Tropical Storm Hits New Orleans

In Americas, Floods & Storms, News Headlines

Tropical Storm Lee crawled onto southern Louisiana’s coast on Sunday as New Orleans’ flood defences appeared to pass one of their biggest tests since Hurricane Katrina devastated the city in 2005.

The National Hurricane Centre said Lee’s centre was about 110 miles (177 km) west-northwest of New Orleans, with maximum sustained winds of 45 mph (72 kph) at around 2 p.m. EDT (1800 GMT), and tropical storm-force winds extending 275 miles (445 km). The storm picked up speed and was moving at 8 mph (12 kph).

Winds were expected to weaken gradually in the next couple of days and up to 20 inches (51 cm) of rain was expected to fall on southeast Louisiana, the Miami-based centre said.

The storm has temporarily shut over 60 percent of offshore oil production.

In New Orleans the storm recalled Hurricane Katrina, which flooded 80 percent of the city, killed 1,500 people and caused more than $80 billion in damage to the tourist destination. Lee has dropped nearly 11 inches (28 cm) of rain on New Orleans since it developed late last week.

Half the city lies below sea level and is protected by a system of levees and flood gates.

Some street flooding was reported, but the city’s massive pumping system kept ahead of the volume and diverted the waters into Lake Pontchartrain.

“There’s not a whole lot of flooding anywhere, so things are OK,” said Jerry Sneed, deputy mayor of public safety. “We’re ready for the next round.”

Low-lying parishes around New Orleans did not fare as well, as Lee’s winds drove a tidal surge over levees and onto roads.

“For a while we got some false hope that we might be out of the woods, but we realized overnight we would get more rain,” Lafourche Parish spokesman Brennan Matherne said. “We’re getting call after call about street flooding.”

New Orleans’ festive spirit endured the rain. A parade for the Southern Decadence festival, a gay and lesbian event expected to draw 100,000 people, was to continue as planned, city police said.

There were isolated reports of flooding in roads and homes. No injuries or fatalities were reported in Louisiana.

Wet conditions associated with the storm appear to be a factor in an early-morning car wreck in Mobile, Alabama, that killed one man and left several injured.

New Orleans is under a flash flood watch through Monday night, the National Weather Service said.

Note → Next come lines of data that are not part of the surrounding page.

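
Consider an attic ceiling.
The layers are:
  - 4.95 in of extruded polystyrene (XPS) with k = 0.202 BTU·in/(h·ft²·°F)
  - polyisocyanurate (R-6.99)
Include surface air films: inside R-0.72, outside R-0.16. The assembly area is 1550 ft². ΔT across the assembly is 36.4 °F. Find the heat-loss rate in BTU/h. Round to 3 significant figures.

1740 BTU/h

4.95/0.202 = 24.5
R_total = 0.72 + 24.5 + 6.99 + 0.16 = 32.37 ft²·°F·h/BTU
Q = A·ΔT/R = 1550 × 36.4 / 32.37 = 1743 BTU/h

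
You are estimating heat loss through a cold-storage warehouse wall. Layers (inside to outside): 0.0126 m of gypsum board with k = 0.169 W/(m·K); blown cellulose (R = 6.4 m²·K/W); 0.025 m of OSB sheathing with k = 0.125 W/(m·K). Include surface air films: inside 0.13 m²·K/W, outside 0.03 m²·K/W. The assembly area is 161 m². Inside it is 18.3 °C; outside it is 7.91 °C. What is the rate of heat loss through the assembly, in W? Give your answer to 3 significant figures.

0.0126/0.169 = 0.07456
0.025/0.125 = 0.2
R_total = 0.13 + 0.07456 + 6.4 + 0.2 + 0.03 = 6.835 m²·K/W
Q = A·ΔT/R = 161 × (18.3 − 7.91) / 6.835 = 244.8 W

245 W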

Potential damage from wind gusts also will be a concern, it said.

TIDAL SURGE

Lee’s tidal surge could spur more coastal flooding in Louisiana, as well as in Mississippi and Alabama, before drenching a large swath of the Southeast and Appalachian regions in the coming days.

Storm winds have already pushing Gulf waters inland, slamming barriers in low-lying areas such as Lafourche Parish and prompting mandatory evacuations in the coastal communities of Lafitte, Crown Point and Barataria.

In Mississippi, local governments were taking precautions as forecasters predicted tides could be 2 feet to 4 feet (0.6 metres to 1.2 metres) above normal.

About 11,500 houses were without electrical power due to the storm late on Saturday, down from about 38,000 earlier, according to utility Entergy Corp.

More than 60 percent of U.S. offshore oil production, all based in the Gulf of Mexico, and over 44 percent of offshore gas production were shut as of Saturday, according to the U.S. government. Most of that output should quickly return once the storm passes.

Major offshore producers like Royal Dutch Shell, Exxon Mobil Corp and BP Plc shut down platforms and evacuated staff late last week.

Shell, Exxon and Anadarko Petroleum Corp have started to return workers to offshore platforms.

Low-lying refineries in Louisiana that collectively account for 12 percent of U.S. refining capacity were watching the storm closely, but reported no disruptions.

In the open Atlantic on Sunday, Hurricane Katia strengthened rapidly to a Category 2 storm.

Katia had top sustained winds of 100 mph (160 kph), the hurricane centre said, but it was too soon to gauge the potential threat to land or the U.S. East Coast from the storm, which could become a “major” hurricane with maximum sustained winds of at least 111 mph (178 kph) on Monday.